IN THE MATTER OF THE UNCOVENANTED SERVICE BANK,

LIMITED.

Stamp Act, XVIII of 1869, section 15 and Sch. II, Art. 7-Receipt or

discharge.

A memorandum purporting that a sum of money has been received by a Bank from a person, other than a constituent of such Bank, to be credited to a constituent's account, and furnished by the Bank for transmission to such constituent, is not a receipt or discharge given for or upon payment of money in satisfaction of a debt within the meaning of Art. 7 of Act XVIII of 1869, Sch. II., and is not chargeable with stamp duty.

THIS was a reference from the North-Western Provinces and

Oudh under section 41 of Act XVIII of 1869, as to whether a certain memorandum furnished by the Uncovenanted Service Bank, Naini Tal, to Mr.

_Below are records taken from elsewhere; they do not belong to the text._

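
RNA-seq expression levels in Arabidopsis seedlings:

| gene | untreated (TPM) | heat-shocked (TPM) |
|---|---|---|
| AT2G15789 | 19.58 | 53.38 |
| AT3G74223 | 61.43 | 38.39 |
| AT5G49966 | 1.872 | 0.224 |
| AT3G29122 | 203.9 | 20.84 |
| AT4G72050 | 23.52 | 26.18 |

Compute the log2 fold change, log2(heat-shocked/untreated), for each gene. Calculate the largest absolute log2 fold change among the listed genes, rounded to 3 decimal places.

3.290

log2(53.38/19.58) = 1.447  (AT2G15789)
log2(38.39/61.43) = -0.678  (AT3G74223)
log2(0.224/1.872) = -3.063  (AT5G49966)
log2(20.84/203.9) = -3.290  (AT3G29122)
log2(26.18/23.52) = 0.155  (AT4G72050)
The largest magnitude belongs to AT3G29122.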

J. G. Robertson, for transmission to Captain H. Cotton, requires, under clause 7, schedule II of the General Stamp Act, to be stamped with a one-anna adhesive stamp. The memorandum was as follows:-" Uncovenanted Service Bank, Limited, Office. Memo. for Captain H. Cotton. By amount received from J. Robertson, Esq., to credit your account Rs. 300 (three hundred only), Naini Tal, 14th October 1878."

The Board of Revenue was of opinion that, as the document purports to be a memorandum, that the Bank has received from a person, other than its constituent, a sum of money to be credited to a constituent's account, as such, it falls under the proviso to clause 2, section 15 of the Act, inasmuch as "it expresses to have received money of or by the hands of a person other than the one to whom the money is to be accounted for," and that this being the case it is liable to a one-anna stamp.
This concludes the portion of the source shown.